The migration map, however, also includes people who were born in Sweden to just one foreign parent.
Areas coloured in black, where 'immigrants', by the Sweden Democrats' definition, constitute more than 50 percent of the population, include Haparanda and Övertorneå at the far north of the country, Sigtuna, Upplands Väsby, Järfalla, Sundbyberg, Solna, Huddinge, Botkyrka, Södertälje, and Hanninge around Stockholm, and Malmö in southern Sweden.

Under Weimers' definition, any Swede with one foreign parent would count as an immigrant, meaning that the Swedish King, Queen and Crown Princess would all fall into this category, as would his party's own former secretary-general, Richard Jomshof, who was born to a Finnish father.
The high number of Swedes of Finnish descent living along the border with Finland is presumably one of the reasons the far north of the country is coloured black on the party's map.

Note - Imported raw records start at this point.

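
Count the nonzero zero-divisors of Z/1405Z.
Z/1405Z has 284 nonzero zero-divisors

In Z/1405Z each nonzero element is either a unit (gcd with 1405 is 1) or a zero-divisor (gcd > 1). The number of units is φ(1405): factorise 1405 = 5 · 281, so φ(1405) = (5 − 1) · (281 − 1) = 4 · 280 = 1120. The nonzero elements number 1405 − 1 = 1404. Hence the nonzero zero-divisors number 1404 − 1120 = 284.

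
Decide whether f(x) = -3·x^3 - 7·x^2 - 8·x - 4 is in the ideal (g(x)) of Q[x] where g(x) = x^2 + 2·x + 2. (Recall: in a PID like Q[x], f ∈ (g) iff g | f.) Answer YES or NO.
NO

In Q[x] the ideal (g) consists of all multiples of g, so f ∈ (g) iff g | f, i.e. iff the remainder of f on division by g is 0. Divide f by g (g is monic, so eliminate the leading term of the running remainder at each step):
  leading term -3·x^3: subtract (-3·x)·g(x) = -3·x^3 - 6·x^2 - 6·x, leaving -x^2 - 2·x - 4
  leading term -x^2: subtract (-1)·g(x) = -x^2 - 2·x - 2, leaving -2
The remainder r(x) = -2 ≠ 0 (and deg r < deg g), so g ∤ f, i.e. f ∉ (g).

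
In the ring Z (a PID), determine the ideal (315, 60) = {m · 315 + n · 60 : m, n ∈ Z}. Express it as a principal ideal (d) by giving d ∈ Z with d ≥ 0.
(315, 60) = (15); d = 15

In the PID Z, (a, b) is generated by gcd(a, b). Compute gcd(315, 60) with the extended Euclidean algorithm, tracking rows (r, s, t) with s·315 + t·60 = r:
  row A: (315, 1, 0)   [1·315 + 0·60 = 315]
  row B: (60, 0, 1)   [0·315 + 1·60 = 60]
  315 = 5·60 + 15   → row C = row A − 5·row B = (15, 1, −5)   [check: 1·315 − 5·60 = 15]
  60 = 4·15 + 0   → remainder 0, stop. gcd = 15 (last nonzero row C).
So gcd(315, 60) = 15, with Bézout identity 1·315 − 5·60 = 15. Containment (⊇): the Bézout identity exhibits 15 as an element of (315, 60), giving (15) ⊆ (315, 60). Containment (⊆): since 15 | 315 and 15 | 60 (315 = 15·21, 60 = 15·4), every Z-linear combination of 315 and 60 is divisible by 15, so (315, 60) ⊆ (15). Therefore (315, 60) = (15), d = 15.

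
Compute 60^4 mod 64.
0

Use repeated squaring. Binary(4) = 100. Walk through the bits of the exponent 4 left-to-right: at each bit after the leading one, square the running value, then multiply by 60 if the bit is 1 (always reducing mod 64):
  bit 1 = 1 (leading): start with 60.
  bit 2 = 0: square 60^2 = 3600 ≡ 16 (mod 64).
  bit 3 = 0: square 16^2 = 256 ≡ 0 (mod 64).
Final value: 60^4 ≡ 0 (mod 64).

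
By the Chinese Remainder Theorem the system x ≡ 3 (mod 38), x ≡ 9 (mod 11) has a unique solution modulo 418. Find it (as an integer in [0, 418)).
x ≡ 383 (mod 418); the representative in [0, 418) is 383

The moduli 38, 11 are pairwise coprime, so by the CRT there is a unique solution mod 38·11 = 418.
Solve by successive substitution. Start with x ≡ 3 (mod 38).
  Combine with x ≡ 9 (mod 11): write x = 3 + 38·t and require 3 + 38·t ≡ 9 (mod 11), i.e. 38·t ≡ 9 − 3 ≡ 6 (mod 11). Since 38^(−1) ≡ 9 (mod 11) (38 ≡ 5 (mod 11)), t ≡ 9·6 ≡ 10 (mod 11). So x ≡ 3 + 38·10 = 383 (mod 418).
Unique solution in [0, 418): x = 383.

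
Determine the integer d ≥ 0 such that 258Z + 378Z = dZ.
(258, 378) = (6); d = 6

In the PID Z, (a, b) is generated by gcd(a, b). Compute gcd(378, 258) with the extended Euclidean algorithm, tracking rows (r, s, t) with s·378 + t·258 = r:
  row A: (378, 1, 0)   [1·378 + 0·258 = 378]
  row B: (258, 0, 1)   [0·378 + 1·258 = 258]
  378 = 1·258 + 120   → row C = row A − 1·row B = (120, 1, −1)   [check: 1·378 − 1·258 = 120]
  258 = 2·120 + 18   → row D = row B − 2·row C = (18, −2, 3)   [check: −2·378 + 3·258 = 18]
  120 = 6·18 + 12   → row E = row C − 6·row D = (12, 13, −19)   [check: 13·378 − 19·258 = 12]
  18 = 1·12 + 6   → row F = row D − 1·row E = (6, −15, 22)   [check: −15·378 + 22·258 = 6]
  12 = 2·6 + 0   → remainder 0, stop. gcd = 6 (last nonzero row F).
So gcd(258, 378) = 6, with Bézout identity −15·378 + 22·258 = 6. Containment (⊇): the Bézout identity exhibits 6 as an element of (258, 378), giving (6) ⊆ (258, 378). Containment (⊆): since 6 | 258 and 6 | 378 (258 = 6·43, 378 = 6·63), every Z-linear combination of 258 and 378 is divisible by 6, so (258, 378) ⊆ (6). Therefore (258, 378) = (6), d = 6.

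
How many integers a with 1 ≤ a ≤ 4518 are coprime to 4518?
The number of a ∈ {1, ..., 4518} with gcd(a, 4518) = 1 is by definition Euler's totient φ(4518). φ is multiplicative, with φ(p^e) = p^e − p^(e−1). Factorise 4518 = 2 · 3^2 · 251. Then
  φ(4518) = (2 − 1) · (3^2 − 3^1) · (251 − 1) = 1 · 6 · 250 = 1500.
So there are 1500 such integers.

Final answer: 1500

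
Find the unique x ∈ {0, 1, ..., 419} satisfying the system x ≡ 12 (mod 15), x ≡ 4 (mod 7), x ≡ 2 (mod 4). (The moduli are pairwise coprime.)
x ≡ 102 (mod 420); the representative in [0, 420) is 102

The moduli 15, 7, 4 are pairwise coprime, so by the CRT there is a unique solution mod 15·7·4 = 420.
Solve by successive substitution. Start with x ≡ 12 (mod 15).
  Combine with x ≡ 4 (mod 7): write x = 12 + 15·t and require 12 + 15·t ≡ 4 (mod 7), i.e. 15·t ≡ 4 − 12 ≡ 6 (mod 7). Since 15^(−1) ≡ 1 (mod 7) (15 ≡ 1 (mod 7)), t ≡ 1·6 ≡ 6 (mod 7). So x ≡ 12 + 15·6 = 102 (mod 105).
  Combine with x ≡ 2 (mod 4): write x = 102 + 105·t and require 102 + 105·t ≡ 2 (mod 4), i.e. 105·t ≡ 2 − 102 ≡ 0 (mod 4). Since 105^(−1) ≡ 1 (mod 4) (105 ≡ 1 (mod 4)), t ≡ 1·0 ≡ 0 (mod 4). So x ≡ 102 + 105·0 = 102 (mod 420).
Unique solution in [0, 420): x = 102.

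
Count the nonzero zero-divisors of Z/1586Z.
In Z/1586Z each nonzero element is either a unit (gcd with 1586 is 1) or a zero-divisor (gcd > 1). The number of units is φ(1586): factorise 1586 = 2 · 13 · 61, so φ(1586) = (2 − 1) · (13 − 1) · (61 − 1) = 1 · 12 · 60 = 720. The nonzero elements number 1586 − 1 = 1585. Hence the nonzero zero-divisors number 1585 − 720 = 865.

Final answer: Z/1586Z has 865 nonzero zero-divisors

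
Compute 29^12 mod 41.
25

Use repeated squaring. Binary(12) = 1100. Walk through the bits of the exponent 12 left-to-right: at each bit after the leading one, square the running value, then multiply by 29 if the bit is 1 (always reducing mod 41):
  bit 1 = 1 (leading): start with 29.
  bit 2 = 1: square 29^2 = 841 ≡ 21; bit is 1, so multiply 21·29 = 609 ≡ 35 (mod 41).
  bit 3 = 0: square 35^2 = 1225 ≡ 36 (mod 41).
  bit 4 = 0: square 36^2 = 1296 ≡ 25 (mod 41).
Final value: 29^12 ≡ 25 (mod 41).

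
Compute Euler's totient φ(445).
φ is multiplicative, with φ(p^e) = p^e − p^(e−1). Factorise 445 = 5 · 89. Then
  φ(445) = (5 − 1) · (89 − 1) = 4 · 88 = 352.

Final answer: φ(445) = 352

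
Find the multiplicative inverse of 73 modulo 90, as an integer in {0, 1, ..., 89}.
73^(−1) ≡ 37 (mod 90)

Apply the extended Euclidean algorithm to (90, 73), tracking rows (r, s, t) with s·90 + t·73 = r. Each division r_prev = q·r_cur + r_new produces the new row as (previous row) − q·(current row):
  row A: (90, 1, 0)   [1·90 + 0·73 = 90]
  row B: (73, 0, 1)   [0·90 + 1·73 = 73]
  90 = 1·73 + 17   → row C = row A − 1·row B = (17, 1, −1)   [check: 1·90 − 1·73 = 17]
  73 = 4·17 + 5   → row D = row B − 4·row C = (5, −4, 5)   [check: −4·90 + 5·73 = 5]
  17 = 3·5 + 2   → row E = row C − 3·row D = (2, 13, −16)   [check: 13·90 − 16·73 = 2]
  5 = 2·2 + 1   → row F = row D − 2·row E = (1, −30, 37)   [check: −30·90 + 37·73 = 1]
  2 = 2·1 + 0   → remainder 0, stop. gcd = 1 (last nonzero row F).
The gcd is 1, so 73 is invertible mod 90. The last nonzero row gives −30·90 + 37·73 = 1, so t = 37. So 73^(−1) ≡ 37 (mod 90). Verify: 73 · 37 = 2701 ≡ 1 (mod 90). ✓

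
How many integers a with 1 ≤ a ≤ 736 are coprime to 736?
352

The number of a ∈ {1, ..., 736} with gcd(a, 736) = 1 is by definition Euler's totient φ(736). φ is multiplicative, with φ(p^e) = p^e − p^(e−1). Factorise 736 = 2^5 · 23. Then
  φ(736) = (2^5 − 2^4) · (23 − 1) = 16 · 22 = 352.
So there are 352 such integers.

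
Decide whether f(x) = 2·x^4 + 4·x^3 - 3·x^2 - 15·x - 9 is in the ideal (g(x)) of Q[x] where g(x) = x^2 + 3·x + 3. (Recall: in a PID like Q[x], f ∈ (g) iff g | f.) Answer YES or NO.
YES

In Q[x] the ideal (g) consists of all multiples of g, so f ∈ (g) iff g | f, i.e. iff the remainder of f on division by g is 0. Divide f by g (g is monic, so eliminate the leading term of the running remainder at each step):
  leading term 2·x^4: subtract (2·x^2)·g(x) = 2·x^4 + 6·x^3 + 6·x^2, leaving -2·x^3 - 9·x^2 - 15·x - 9
  leading term -2·x^3: subtract (-2·x)·g(x) = -2·x^3 - 6·x^2 - 6·x, leaving -3·x^2 - 9·x - 9
  leading term -3·x^2: subtract (-3)·g(x) = -3·x^2 - 9·x - 9, leaving 0
The remainder is 0, so f(x) = g(x) · h(x) with h(x) = 2·x^2 - 2·x - 3. Hence g | f, i.e. f ∈ (g).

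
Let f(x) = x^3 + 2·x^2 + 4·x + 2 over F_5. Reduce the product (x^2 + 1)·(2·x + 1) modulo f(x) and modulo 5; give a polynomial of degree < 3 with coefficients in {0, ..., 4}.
a · b ≡ 2·x^2 + 4·x + 2 (mod f(x))

Multiply as integer polynomials: a · b = 2·x^3 + x^2 + 2·x + 1. Reducing coefficients mod 5: a · b ≡ 2·x^3 + x^2 + 2·x + 1. Now divide by f(x) = x^3 + 2·x^2 + 4·x + 2 in F_5[x], eliminating the leading term at each step:
  leading term 2·x^3: subtract (2)·f(x) = 2·x^3 + 4·x^2 + 3·x + 4, leaving 2·x^2 + 4·x + 2 (coefficients mod 5)
The degree is now < 3, so this is the remainder. Hence a · b ≡ 2·x^2 + 4·x + 2 in F_5[x]/(f).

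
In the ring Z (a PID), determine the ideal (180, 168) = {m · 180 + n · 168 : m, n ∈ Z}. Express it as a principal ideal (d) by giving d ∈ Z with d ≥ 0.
(180, 168) = (12); d = 12

In the PID Z, (a, b) is generated by gcd(a, b). Compute gcd(180, 168) with the extended Euclidean algorithm, tracking rows (r, s, t) with s·180 + t·168 = r:
  row A: (180, 1, 0)   [1·180 + 0·168 = 180]
  row B: (168, 0, 1)   [0·180 + 1·168 = 168]
  180 = 1·168 + 12   → row C = row A − 1·row B = (12, 1, −1)   [check: 1·180 − 1·168 = 12]
  168 = 14·12 + 0   → remainder 0, stop. gcd = 12 (last nonzero row C).
So gcd(180, 168) = 12, with Bézout identity 1·180 − 1·168 = 12. Containment (⊇): the Bézout identity exhibits 12 as an element of (180, 168), giving (12) ⊆ (180, 168). Containment (⊆): since 12 | 180 and 12 | 168 (180 = 12·15, 168 = 12·14), every Z-linear combination of 180 and 168 is divisible by 12, so (180, 168) ⊆ (12). Therefore (180, 168) = (12), d = 12.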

Weimers said in an interview with Swedish newspaper Aftonbladet that it was only due to a "lack of resources" that the party had not been able to break down the numbers according to which country each person with an immigrant background's parents come from.

"It’s a very extensive task that would be required for that, and we simply don’t have the resources. So it’s simply a limitation we’ve been forced to make," he said.

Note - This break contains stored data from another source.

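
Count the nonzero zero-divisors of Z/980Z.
Z/980Z has 643 nonzero zero-divisors

In Z/980Z each nonzero element is either a unit (gcd with 980 is 1) or a zero-divisor (gcd > 1). The number of units is φ(980): factorise 980 = 2^2 · 5 · 7^2, so φ(980) = (2^2 − 2^1) · (5 − 1) · (7^2 − 7^1) = 2 · 4 · 42 = 336. The nonzero elements number 980 − 1 = 979. Hence the nonzero zero-divisors number 979 − 336 = 643.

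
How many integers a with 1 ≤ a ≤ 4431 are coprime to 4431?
The number of a ∈ {1, ..., 4431} with gcd(a, 4431) = 1 is by definition Euler's totient φ(4431). φ is multiplicative, with φ(p^e) = p^e − p^(e−1). Factorise 4431 = 3 · 7 · 211. Then
  φ(4431) = (3 − 1) · (7 − 1) · (211 − 1) = 2 · 6 · 210 = 2520.
So there are 2520 such integers.

Final answer: 2520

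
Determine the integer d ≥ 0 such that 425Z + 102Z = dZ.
In the PID Z, (a, b) is generated by gcd(a, b). Compute gcd(425, 102) with the extended Euclidean algorithm, tracking rows (r, s, t) with s·425 + t·102 = r:
  row A: (425, 1, 0)   [1·425 + 0·102 = 425]
  row B: (102, 0, 1)   [0·425 + 1·102 = 102]
  425 = 4·102 + 17   → row C = row A − 4·row B = (17, 1, −4)   [check: 1·425 − 4·102 = 17]
  102 = 6·17 + 0   → remainder 0, stop. gcd = 17 (last nonzero row C).
So gcd(425, 102) = 17, with Bézout identity 1·425 − 4·102 = 17. Containment (⊇): the Bézout identity exhibits 17 as an element of (425, 102), giving (17) ⊆ (425, 102). Containment (⊆): since 17 | 425 and 17 | 102 (425 = 17·25, 102 = 17·6), every Z-linear combination of 425 and 102 is divisible by 17, so (425, 102) ⊆ (17). Therefore (425, 102) = (17), d = 17.

Final answer: (425, 102) = (17); d = 17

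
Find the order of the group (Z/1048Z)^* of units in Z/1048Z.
(Z/1048Z)^* consists of the classes a with gcd(a, 1048) = 1, so its order is φ(1048). φ is multiplicative, with φ(p^e) = p^e − p^(e−1). Factorise 1048 = 2^3 · 131. Then
  φ(1048) = (2^3 − 2^2) · (131 − 1) = 4 · 130 = 520.
Thus |(Z/1048Z)^*| = 520.

Final answer: |(Z/1048Z)^*| = 520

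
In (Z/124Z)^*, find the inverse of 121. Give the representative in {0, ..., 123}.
121^(−1) ≡ 41 (mod 124)

Apply the extended Euclidean algorithm to (124, 121), tracking rows (r, s, t) with s·124 + t·121 = r. Each division r_prev = q·r_cur + r_new produces the new row as (previous row) − q·(current row):
  row A: (124, 1, 0)   [1·124 + 0·121 = 124]
  row B: (121, 0, 1)   [0·124 + 1·121 = 121]
  124 = 1·121 + 3   → row C = row A − 1·row B = (3, 1, −1)   [check: 1·124 − 1·121 = 3]
  121 = 40·3 + 1   → row D = row B − 40·row C = (1, −40, 41)   [check: −40·124 + 41·121 = 1]
  3 = 3·1 + 0   → remainder 0, stop. gcd = 1 (last nonzero row D).
The gcd is 1, so 121 is invertible mod 124. The last nonzero row gives −40·124 + 41·121 = 1, so t = 41. So 121^(−1) ≡ 41 (mod 124). Verify: 121 · 41 = 4961 ≡ 1 (mod 124). ✓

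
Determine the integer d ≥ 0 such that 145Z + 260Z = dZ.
In the PID Z, (a, b) is generated by gcd(a, b). Compute gcd(260, 145) with the extended Euclidean algorithm, tracking rows (r, s, t) with s·260 + t·145 = r:
  row A: (260, 1, 0)   [1·260 + 0·145 = 260]
  row B: (145, 0, 1)   [0·260 + 1·145 = 145]
  260 = 1·145 + 115   → row C = row A − 1·row B = (115, 1, −1)   [check: 1·260 − 1·145 = 115]
  145 = 1·115 + 30   → row D = row B − 1·row C = (30, −1, 2)   [check: −1·260 + 2·145 = 30]
  115 = 3·30 + 25   → row E = row C − 3·row D = (25, 4, −7)   [check: 4·260 − 7·145 = 25]
  30 = 1·25 + 5   → row F = row D − 1·row E = (5, −5, 9)   [check: −5·260 + 9·145 = 5]
  25 = 5·5 + 0   → remainder 0, stop. gcd = 5 (last nonzero row F).
So gcd(145, 260) = 5, with Bézout identity −5·260 + 9·145 = 5. Containment (⊇): the Bézout identity exhibits 5 as an element of (145, 260), giving (5) ⊆ (145, 260). Containment (⊆): since 5 | 145 and 5 | 260 (145 = 5·29, 260 = 5·52), every Z-linear combination of 145 and 260 is divisible by 5, so (145, 260) ⊆ (5). Therefore (145, 260) = (5), d = 5.

Final answer: (145, 260) = (5); d = 5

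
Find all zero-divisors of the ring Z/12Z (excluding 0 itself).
An element a ∈ Z/12Z (with a ≠ 0) is a zero-divisor iff gcd(a, 12) > 1 (because a is a unit precisely when gcd(a, n) = 1, and in Z/nZ every nonzero, non-unit element is a zero-divisor). Scan a = 1, ..., 11 and keep those with gcd(a, 12) > 1:
  gcd(2, 12) = 2, gcd(3, 12) = 3, gcd(4, 12) = 4, gcd(6, 12) = 6, gcd(8, 12) = 4, gcd(9, 12) = 3, gcd(10, 12) = 2.
All other a ∈ {1, ..., 11} have gcd(a, 12) = 1 and are units. So the nonzero zero-divisors are exactly the 7 values of a appearing in this scan.

Final answer: nonzero zero-divisors of Z/12Z = {2, 3, 4, 6, 8, 9, 10}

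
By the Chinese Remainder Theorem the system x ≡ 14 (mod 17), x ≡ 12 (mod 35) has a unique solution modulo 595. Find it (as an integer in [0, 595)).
The moduli 17, 35 are pairwise coprime, so by the CRT there is a unique solution mod 17·35 = 595.
Solve by successive substitution. Start with x ≡ 14 (mod 17).
  Combine with x ≡ 12 (mod 35): write x = 14 + 17·t and require 14 + 17·t ≡ 12 (mod 35), i.e. 17·t ≡ 12 − 14 ≡ 33 (mod 35). Since 17^(−1) ≡ 33 (mod 35), t ≡ 33·33 ≡ 4 (mod 35). So x ≡ 14 + 17·4 = 82 (mod 595).
Unique solution in [0, 595): x = 82.

Final answer: x ≡ 82 (mod 595); the representative in [0, 595) is 82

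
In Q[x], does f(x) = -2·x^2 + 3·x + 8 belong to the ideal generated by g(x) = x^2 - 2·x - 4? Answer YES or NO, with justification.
NO

In Q[x] the ideal (g) consists of all multiples of g, so f ∈ (g) iff g | f, i.e. iff the remainder of f on division by g is 0. Divide f by g (g is monic, so eliminate the leading term of the running remainder at each step):
  leading term -2·x^2: subtract (-2)·g(x) = -2·x^2 + 4·x + 8, leaving -x
The remainder r(x) = -x ≠ 0 (and deg r < deg g), so g ∤ f, i.e. f ∉ (g).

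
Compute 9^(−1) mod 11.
Apply the extended Euclidean algorithm to (11, 9), tracking rows (r, s, t) with s·11 + t·9 = r. Each division r_prev = q·r_cur + r_new produces the new row as (previous row) − q·(current row):
  row A: (11, 1, 0)   [1·11 + 0·9 = 11]
  row B: (9, 0, 1)   [0·11 + 1·9 = 9]
  11 = 1·9 + 2   → row C = row A − 1·row B = (2, 1, −1)   [check: 1·11 − 1·9 = 2]
  9 = 4·2 + 1   → row D = row B − 4·row C = (1, −4, 5)   [check: −4·11 + 5·9 = 1]
  2 = 2·1 + 0   → remainder 0, stop. gcd = 1 (last nonzero row D).
The gcd is 1, so 9 is invertible mod 11. The last nonzero row gives −4·11 + 5·9 = 1, so t = 5. So 9^(−1) ≡ 5 (mod 11). Verify: 9 · 5 = 45 ≡ 1 (mod 11). ✓

Final answer: 9^(−1) ≡ 5 (mod 11)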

Weimers stressed that there are "an enormous number of people in Sweden who grew up with one parent born overseas who are completely integrated".
"There are also cases that show the opposite," he continued. "We need to stop talking about integration and start talking about assimilation."

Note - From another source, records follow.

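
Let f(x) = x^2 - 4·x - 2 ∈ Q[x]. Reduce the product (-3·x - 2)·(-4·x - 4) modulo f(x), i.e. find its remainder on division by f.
First multiply in Q[x] without reducing: a · b = 12·x^2 + 20·x + 8. Now divide by f(x) = x^2 - 4·x - 2, eliminating the leading term at each step:
  leading term 12·x^2: subtract (12)·f(x) = 12·x^2 - 48·x - 24, leaving 68·x + 32
The degree is now < 2, so this is the remainder. Hence a · b ≡ 68·x + 32 in Q[x]/(f).

Final answer: a · b ≡ 68·x + 32 (mod f(x))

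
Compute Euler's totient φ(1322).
φ is multiplicative, with φ(p^e) = p^e − p^(e−1). Factorise 1322 = 2 · 661. Then
  φ(1322) = (2 − 1) · (661 − 1) = 1 · 660 = 660.

Final answer: φ(1322) = 660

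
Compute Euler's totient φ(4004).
φ is multiplicative, with φ(p^e) = p^e − p^(e−1). Factorise 4004 = 2^2 · 7 · 11 · 13. Then
  φ(4004) = (2^2 − 2^1) · (7 − 1) · (11 − 1) · (13 − 1) = 2 · 6 · 10 · 12 = 1440.

Final answer: φ(4004) = 1440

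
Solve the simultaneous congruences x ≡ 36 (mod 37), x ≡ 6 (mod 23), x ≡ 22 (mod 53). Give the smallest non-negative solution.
The moduli 37, 23, 53 are pairwise coprime, so by the CRT there is a unique solution mod 37·23·53 = 45103.
Solve by successive substitution. Start with x ≡ 36 (mod 37).
  Combine with x ≡ 6 (mod 23): write x = 36 + 37·t and require 36 + 37·t ≡ 6 (mod 23), i.e. 37·t ≡ 6 − 36 ≡ 16 (mod 23). Since 37^(−1) ≡ 5 (mod 23) (37 ≡ 14 (mod 23)), t ≡ 5·16 ≡ 11 (mod 23). So x ≡ 36 + 37·11 = 443 (mod 851).
  Combine with x ≡ 22 (mod 53): write x = 443 + 851·t and require 443 + 851·t ≡ 22 (mod 53), i.e. 851·t ≡ 22 − 443 ≡ 3 (mod 53). Since 851^(−1) ≡ 18 (mod 53) (851 ≡ 3 (mod 53)), t ≡ 18·3 ≡ 1 (mod 53). So x ≡ 443 + 851·1 = 1294 (mod 45103).
Unique solution in [0, 45103): x = 1294.

Final answer: x ≡ 1294 (mod 45103); the representative in [0, 45103) is 1294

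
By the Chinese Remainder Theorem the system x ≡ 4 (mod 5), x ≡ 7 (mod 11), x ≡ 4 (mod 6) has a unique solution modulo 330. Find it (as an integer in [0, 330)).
x ≡ 304 (mod 330); the representative in [0, 330) is 304

The moduli 5, 11, 6 are pairwise coprime, so by the CRT there is a unique solution mod 5·11·6 = 330.
Solve by successive substitution. Start with x ≡ 4 (mod 5).
  Combine with x ≡ 7 (mod 11): write x = 4 + 5·t and require 4 + 5·t ≡ 7 (mod 11), i.e. 5·t ≡ 7 − 4 ≡ 3 (mod 11). Since 5^(−1) ≡ 9 (mod 11), t ≡ 9·3 ≡ 5 (mod 11). So x ≡ 4 + 5·5 = 29 (mod 55).
  Combine with x ≡ 4 (mod 6): write x = 29 + 55·t and require 29 + 55·t ≡ 4 (mod 6), i.e. 55·t ≡ 4 − 29 ≡ 5 (mod 6). Since 55^(−1) ≡ 1 (mod 6) (55 ≡ 1 (mod 6)), t ≡ 1·5 ≡ 5 (mod 6). So x ≡ 29 + 55·5 = 304 (mod 330).
Unique solution in [0, 330): x = 304.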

While Weimers did not use this phrase in his Facebook post launching the map, the illustrates the idea of a folkutbyte, or "population exchange", a term sometimes used in Swedish to refer the Great Replacement Theory that underpinned the deadly terror attack mounted by the Norwegian extremist Anders Breivik.
Weimers defended the Sweden Democrat's leader Jimmie Åkesson when he was criticised for using the term folkutbyte in an opinion article during the EU election in 2024, arguing that when "whole areas are being de-Swedified in Sweden", you "must be able to use the right word for it".
The Great Replacement Theory is a conspiracy theory populated by the French writer Renaud Camus, which argues that "replaceist elites" are importing non-Western immigrants to European nations in order to replace the population and so maintain control.
As well as influencing Breivik, the theory also influenced Brenton Tarrant, the man behind the Christchurch mosque shootings in New Zealand.